Group of Seven partners cool to U.S.-style bailouts
WASHINGTON/FRANKFURT (Reuters) - U.S. allies on Monday spurned entreaties from Washington that they enact large-scale financial bailouts, saying their banks were not exposed to the same level of reckless lending that put the American economy at risk of a deep recession.
While some European central banks offered more funding for stressed financial markets and Japan said it would offer dollar liquidity, finance ministers from the Group of Seven rich nations, who consulted by phone, issued only guarded promises to cooperate in efforts to keep market turmoil in check.
A day earlier, U.S. Treasury Secretary Henry Paulson had said he was pushing other countries to follow the U.S. effort to enact a $700 billion plan to buy up bad mortgage-related debts that are clogging the financial system.
"We are talking very aggressively with other nations around the world, and encouraging them to do similar things, and I believe a number of them will," Paulson said on Sunday.
But after Monday's conference call with G7 counterparts from Canada, Britain, France, Germany, Italy and Japan, there was no sign any of the other countries planned the same tack.
"We pledge to enhance international cooperation to address the ongoing challenges in the global economy and world markets and maintain heightened close cooperation between finance ministries, central banks and regulators," the G7 officials said in a statement.
However, they showed no appetite for mimicking the U.S. proposal.
"At the moment, I don't think Japan needs to launch a program similar to that of the United States," Japanese Vice Finance Minister Kazuyuki Sugimoto told reporters in Tokyo, echoing comments from France, Britain and Germany.
The European Union also made it clear that it would not be joining a rescue package. EU Monetary Affairs Commissioner Joaquin Almunia told a conference in Slovakia that national governments would have to decide how to proceed on their own.
Neighboring Canada came close to saying the financial mess in the United States was the Bush administration's own fault and that Washington should clean it up on its own.
"You got into a situation in the United States where unfortunately when the market makes profits, those profits go to private interests and when the market makes losses, that becomes the loss of the government," said Canadian Prime Minister Stephen Harper, who faces an election on October 14.
"We don't have that kind of a situation in Canada. We don't have a similar regulatory environment. We have much stronger systems in Canada," Harper said.
CENTRAL BANK BULWARK
Central banks in several regions pushed ahead with measures to liquify cash-starved markets and fend off the global credit squeeze.
The Bank of Japan said it would offer its first-ever dollar funding on Wednesday, drawing on a currency swap line set up last week with the Federal Reserve to pump U.S. dollars into the Japanese market.
BOJ Governor Masaaki Shirakawa said last week he did not have any particular concern about Japanese financial institutions' foreign currency funding, but he pledged to provide up to $50 billion to Japan's money markets by year-end.

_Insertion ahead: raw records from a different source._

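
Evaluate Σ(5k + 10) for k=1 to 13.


Σ(5k+10) = 5·Σk + 10·n
= 5·91 + 10·13
= 455 + 130 = 585

Σ = 585


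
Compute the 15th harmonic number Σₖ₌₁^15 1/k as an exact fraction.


H_15 = 1/1 + 1/2 + 1/3 + ... + 1/15
= 1195757/360360
≈ 3.3182

H_15 = 1195757/360360 ≈ 3.3182


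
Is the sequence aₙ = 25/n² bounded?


a₁ = 25, a₂ = 25/4, a₃ = 25/9, ...
0 < aₙ ≤ 25 for all n ≥ 1
The sequence IS bounded

Bounded (0 < aₙ ≤ 25)


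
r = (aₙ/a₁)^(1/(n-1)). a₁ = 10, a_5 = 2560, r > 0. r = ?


r^(n-1) = aₙ/a₁
r^4 = 2560/10 = 256
r = 256^(1/4)
= ±4; taking r > 0 gives r = 4

r = 4


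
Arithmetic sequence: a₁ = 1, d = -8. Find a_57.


aₙ = a₁ + (n-1)d
= 1 + (57-1)×-8
= 1 - 448
= -447

a_57 = -447


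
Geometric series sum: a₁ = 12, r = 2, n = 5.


Sₙ = 12×(2^5 - 1)/(2 - 1)
= 12×(32 - 1)/1
= 12×31/1
= 372

S_5 = 372


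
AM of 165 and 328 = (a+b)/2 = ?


AM = (165 + 328)/2 = 493/2 = 246.5

AM = 246.5


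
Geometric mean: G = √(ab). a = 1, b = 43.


GM = √(1×43) = √43 = 6.5574

GM = 6.5574


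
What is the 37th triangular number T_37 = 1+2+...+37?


n(n+1)/2 = 37×38/2 = 1406/2 = 703

Σk = 703


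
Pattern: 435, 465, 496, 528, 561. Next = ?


Pattern: triangular numbers: n(n+1)/2
Terms: 435, 465, 496, 528, 561
Next term = 595

Next term = 595


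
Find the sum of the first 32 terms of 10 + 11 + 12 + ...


aₙ = 10 + (32-1)×1 = 41
Sₙ = n(a₁+aₙ)/2 = 32×(10+41)/2
= 32×51/2 = 816

S_32 = 816


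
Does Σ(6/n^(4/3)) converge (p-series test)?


p-series test: Σ c/n^p converges if p > 1, diverges if p ≤ 1 (constant c > 0 doesn't affect convergence).
p = 4/3
4/3 > 1 → CONVERGES

Converges (p = 4/3 > 1)


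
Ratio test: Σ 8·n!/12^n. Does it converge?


aₙ = 8·n!/12^n
a_{n+1}/aₙ = (n+1)!/12^(n+1) × 12^n/n!  (constant 8 cancels)
= (n+1)/12
L = lim(n→∞) (n+1)/12 = ∞
L > 1 → series DIVERGES

Diverges (ratio test: L = ∞ > 1)


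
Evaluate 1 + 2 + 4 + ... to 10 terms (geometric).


Sₙ = 1×(2^10 - 1)/(2 - 1)
= 1×(1024 - 1)/1
= 1×1023/1
= 1023

S_10 = 1023


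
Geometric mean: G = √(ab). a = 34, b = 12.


GM = √(34×12) = √408 = 20.199

GM = 20.199


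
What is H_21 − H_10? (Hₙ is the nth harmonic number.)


Σₖ₌11^21 1/k = 1/11 + 1/12 + 1/13 + ... + 1/21
= 166770367/232792560
≈ 0.7164

Sum = 166770367/232792560 ≈ 0.7164


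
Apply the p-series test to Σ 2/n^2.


p-series test: Σ c/n^p converges if p > 1, diverges if p ≤ 1 (constant c > 0 doesn't affect convergence).
p = 2
2 > 1 → CONVERGES

Converges (p = 2 > 1)


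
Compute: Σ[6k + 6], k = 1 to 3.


Σ(6k+6) = 6·Σk + 6·n
= 6·6 + 6·3
= 36 + 18 = 54

Σ = 54


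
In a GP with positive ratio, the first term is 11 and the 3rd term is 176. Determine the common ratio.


r^(n-1) = aₙ/a₁
r^2 = 176/11 = 16
r = 16^(1/2)
= ±4; taking r > 0 gives r = 4

r = 4


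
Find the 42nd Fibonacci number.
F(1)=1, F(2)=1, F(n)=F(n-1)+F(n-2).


Fibonacci sequence: 1, 1, 2, 3, 5, 8, 13, 21, 34, 55, 89, ...
F(42) = 267914296

F(42) = 267914296


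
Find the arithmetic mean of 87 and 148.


AM = (87 + 148)/2 = 235/2 = 117.5

AM = 117.5


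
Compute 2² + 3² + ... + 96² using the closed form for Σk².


Σₖ₌2^96 k² = Σₖ₌₁^96 k² − Σₖ₌₁^1 k²
= 96·97·193/6 − 1·2·3/6
= 299536 − 1 = 299535

Σk² = 299535


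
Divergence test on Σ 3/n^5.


lim(n→∞) 3/n^5 = 0
lim aₙ = 0 → nth-term test is INCONCLUSIVE
(Need other tests; this is actually a convergent p-series with p=5 > 1)

Inconclusive (lim aₙ = 0; need another test)


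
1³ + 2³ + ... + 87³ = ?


n(n+1)/2 = 87×88/2 = 3828
Σk³ = 3828² = 14653584

Σk³ = 14653584


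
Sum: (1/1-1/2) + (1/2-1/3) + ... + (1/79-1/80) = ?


Telescoping: adjacent terms cancel.
= 1/1 - 1/80
= 1 - 1/80 = 79/80

Sum = 79/80


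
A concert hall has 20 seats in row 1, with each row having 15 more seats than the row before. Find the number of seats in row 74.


aₙ = a₁ + (n-1)d
= 20 + (74-1)×15
= 20 + 1095
= 1115

a_74 = 1115


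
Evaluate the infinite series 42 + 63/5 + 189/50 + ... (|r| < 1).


S∞ = a₁/(1-r) = 42/(1 - 3/10)
= 42/(7/10)
= 60

S∞ = 60


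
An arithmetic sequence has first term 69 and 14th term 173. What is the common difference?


d = (aₙ - a₁)/(n-1)
= (173 - 69)/(14-1)
= 104/13 = 8

d = 8


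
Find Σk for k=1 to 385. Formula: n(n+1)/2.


n(n+1)/2 = 385×386/2 = 148610/2 = 74305

Σk = 74305


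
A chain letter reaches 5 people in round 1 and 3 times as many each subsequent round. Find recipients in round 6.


aₙ = a₁·r^(n-1)
= 5×3^5
= 5×243
= 1215

a_6 = 1215


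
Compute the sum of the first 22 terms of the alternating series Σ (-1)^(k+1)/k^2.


S = 1 - 1/4 + 1/9 - 1/16 + 1/25 - 1/36 + 1/49 - 1/64 ± ...
= 0.8215
(Full series converges to +π²/12 ≈ +0.8225)

S_22 = 0.8215


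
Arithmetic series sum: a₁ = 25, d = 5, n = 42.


aₙ = 25 + (42-1)×5 = 230
Sₙ = n(a₁+aₙ)/2 = 42×(25+230)/2
= 42×255/2 = 5355

S_42 = 5355


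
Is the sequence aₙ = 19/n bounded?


a₁ = 19, a₂ = 19/2, a₃ = 19/3, ...
0 < aₙ ≤ 19 for all n ≥ 1
Lower bound: 0, Upper bound: 19
The sequence IS bounded

Bounded (0 < aₙ ≤ 19)


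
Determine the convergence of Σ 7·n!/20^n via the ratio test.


aₙ = 7·n!/20^n
a_{n+1}/aₙ = (n+1)!/20^(n+1) × 20^n/n!  (constant 7 cancels)
= (n+1)/20
L = lim(n→∞) (n+1)/20 = ∞
L > 1 → series DIVERGES

Diverges (ratio test: L = ∞ > 1)


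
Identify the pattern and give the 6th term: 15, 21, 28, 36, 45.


Pattern: triangular numbers: n(n+1)/2
Terms: 15, 21, 28, 36, 45
Next term = 55

Next term = 55


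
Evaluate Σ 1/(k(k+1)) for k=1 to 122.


1/(k(k+1)) = 1/k - 1/(k+1) (partial fractions)
Telescoping: Σ = 1 - 1/123 = 122/123

Sum = 122/123


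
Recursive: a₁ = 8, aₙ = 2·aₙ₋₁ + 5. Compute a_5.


Computing step by step:
a_1 = 8
a_2 = 21
a_3 = 47
a_4 = 99
a_5 = 203


a_5 = 203


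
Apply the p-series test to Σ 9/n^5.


p-series test: Σ c/n^p converges if p > 1, diverges if p ≤ 1 (constant c > 0 doesn't affect convergence).
p = 5
5 > 1 → CONVERGES

Converges (p = 5 > 1)


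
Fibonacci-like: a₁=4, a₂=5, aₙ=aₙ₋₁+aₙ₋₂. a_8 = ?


Computing iteratively: 4, 5, 9, 14, 23, 37, 60, 97
a_8 = 97

a_8 = 97


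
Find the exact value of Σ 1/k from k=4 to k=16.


Σₖ₌4^16 1/k = 1/4 + 1/5 + 1/6 + ... + 1/16
= 1115239/720720
≈ 1.5474

Sum = 1115239/720720 ≈ 1.5474


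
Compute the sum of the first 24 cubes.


n(n+1)/2 = 24×25/2 = 300
Σk³ = 300² = 90000

Σk³ = 90000


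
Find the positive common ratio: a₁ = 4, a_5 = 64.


r^(n-1) = aₙ/a₁
r^4 = 64/4 = 16
r = 16^(1/4)
= ±2; taking r > 0 gives r = 2

r = 2


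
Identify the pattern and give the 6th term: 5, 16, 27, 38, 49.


Pattern: arithmetic (d=11)
Terms: 5, 16, 27, 38, 49
Next term = 60

Next term = 60


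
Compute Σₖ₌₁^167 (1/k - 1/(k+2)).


Telescoping with gap 2: two head and two tail terms survive.
= (1 + 1/2) - (1/168 + 1/169)
= 3/2 - 1/168 - 1/169 = 42251/28392

Sum = 42251/28392


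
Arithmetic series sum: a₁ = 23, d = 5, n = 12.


aₙ = 23 + (12-1)×5 = 78
Sₙ = n(a₁+aₙ)/2 = 12×(23+78)/2
= 12×101/2 = 606

S_12 = 606


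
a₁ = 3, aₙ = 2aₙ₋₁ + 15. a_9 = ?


Computing step by step:
a_1 = 3
a_2 = 21
a_3 = 57
a_4 = 129
a_5 = 273
a_6 = 561
a_7 = 1137
a_8 = 2289
a_9 = 4593


a_9 = 4593


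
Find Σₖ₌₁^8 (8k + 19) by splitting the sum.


Σ(8k+19) = 8·Σk + 19·n
= 8·36 + 19·8
= 288 + 152 = 440

Σ = 440


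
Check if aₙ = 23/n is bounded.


a₁ = 23, a₂ = 23/2, a₃ = 23/3, ...
0 < aₙ ≤ 23 for all n ≥ 1
Lower bound: 0, Upper bound: 23
The sequence IS bounded

Bounded (0 < aₙ ≤ 23)


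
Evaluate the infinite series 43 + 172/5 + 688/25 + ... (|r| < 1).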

The European Central Bank also held a dollar auction, allotting $40 billion in overnight funds at 3.25 percent, down from 3.50 percent on Friday and 4 percent on Thursday. However, with banks seeking $82 billion, demand was weaker than the $101 billion sought at its first-ever overnight dollar auction last Thursday.

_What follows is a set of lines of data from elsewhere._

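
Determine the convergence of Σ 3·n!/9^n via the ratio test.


aₙ = 3·n!/9^n
a_{n+1}/aₙ = (n+1)!/9^(n+1) × 9^n/n!  (constant 3 cancels)
= (n+1)/9
L = lim(n→∞) (n+1)/9 = ∞
L > 1 → series DIVERGES

Diverges (ratio test: L = ∞ > 1)


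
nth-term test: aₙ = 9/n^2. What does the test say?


lim(n→∞) 9/n^2 = 0
lim aₙ = 0 → nth-term test is INCONCLUSIVE
(Need other tests; this is actually a convergent p-series with p=2 > 1)

Inconclusive (lim aₙ = 0; need another test)


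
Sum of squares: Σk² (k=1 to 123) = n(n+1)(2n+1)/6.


n = 123
n(n+1)(2n+1)/6 = 123×124×247/6
= 3767244/6 = 627874

Σk² = 627874


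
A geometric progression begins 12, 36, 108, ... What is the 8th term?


aₙ = a₁·r^(n-1)
= 12×3^7
= 12×2187
= 26244

a_8 = 26244


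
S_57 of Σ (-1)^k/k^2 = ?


S = -1 + 1/4 - 1/9 + 1/16 - 1/25 + 1/36 - 1/49 + 1/64 ± ...
= -0.8226
(Full series converges to -π²/12 ≈ -0.8225)

S_57 = -0.8226


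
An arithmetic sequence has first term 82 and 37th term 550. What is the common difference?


d = (aₙ - a₁)/(n-1)
= (550 - 82)/(37-1)
= 468/36 = 13

d = 13


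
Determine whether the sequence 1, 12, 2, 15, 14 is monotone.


Differences: 11, -10, 13, -1
Difference at position 1 is +11 (> 0) but position 2 is -10 (< 0) — sequence both rises and falls
→ NOT monotonic

Not monotonic


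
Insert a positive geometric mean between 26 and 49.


GM = √(26×49) = √1274 = 35.6931

GM = 35.6931


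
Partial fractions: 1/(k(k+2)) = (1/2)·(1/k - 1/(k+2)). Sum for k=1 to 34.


1/(k(k+2)) = (1/2)·(1/k - 1/(k+2)) (partial fractions)
Telescoping: Σ = (1/2)·(1 + 1/2 - 1/35 - 1/36) = 1819/2520

Sum = 1819/2520


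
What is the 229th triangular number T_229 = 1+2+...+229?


n(n+1)/2 = 229×230/2 = 52670/2 = 26335

Σk = 26335


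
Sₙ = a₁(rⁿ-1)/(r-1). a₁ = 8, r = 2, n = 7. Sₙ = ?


Sₙ = 8×(2^7 - 1)/(2 - 1)
= 8×(128 - 1)/1
= 8×127/1
= 1016

S_7 = 1016


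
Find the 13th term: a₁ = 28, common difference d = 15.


aₙ = a₁ + (n-1)d
= 28 + (13-1)×15
= 28 + 180
= 208

a_13 = 208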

In another auction of U.S. dollars, the Swiss National Bank allotted its full $10 billion at an average rate of 2.72 percent, down a shade from Friday's 2.78 percent, though total demand eased to $16 billion from $21 billion.
At the same time, the central bank of the United Arab Emirates launched a $13.6 billion (50 billion dirhams) emergency lending facility for banks operating in the UAE. It also said it had reviewed additional measures to provide further support to banks if required.
In Australia, the Reserve Bank of Australia pushed more than the required amount of funds into the banking system in an effort to cool soaring money rates as banks continued to hoard cash.
Despite these increasingly aggressive central bank efforts, commercial banks have been paying a hefty premium over the Fed's benchmark 2 percent funds rate, showing a wariness to accept collateral from each other.
Investors are watching the interbank lending market as a barometer for a broader market recovery. The longer interbank rates stay high, the more they will push up the cost of business and consumer lending, strengthening the economic headwind.
"Things are not normalizing quickly, but in the overnight market some semblance of normality is returning," said David Keeble, head of fixed-income strategy at Calyon.
Overnight dollar Libor rates -- a benchmark of market conditions -- fell to 2.96875 percent on Monday from 3.25000 percent on Friday.
Speaking in Slovakia, ECB President Jean-Claude Trichet said: "Central banks are acting and ... appropriate decisions were taken in the supply of liquidity in our various currencies in order to be up to the exceptional period that we have."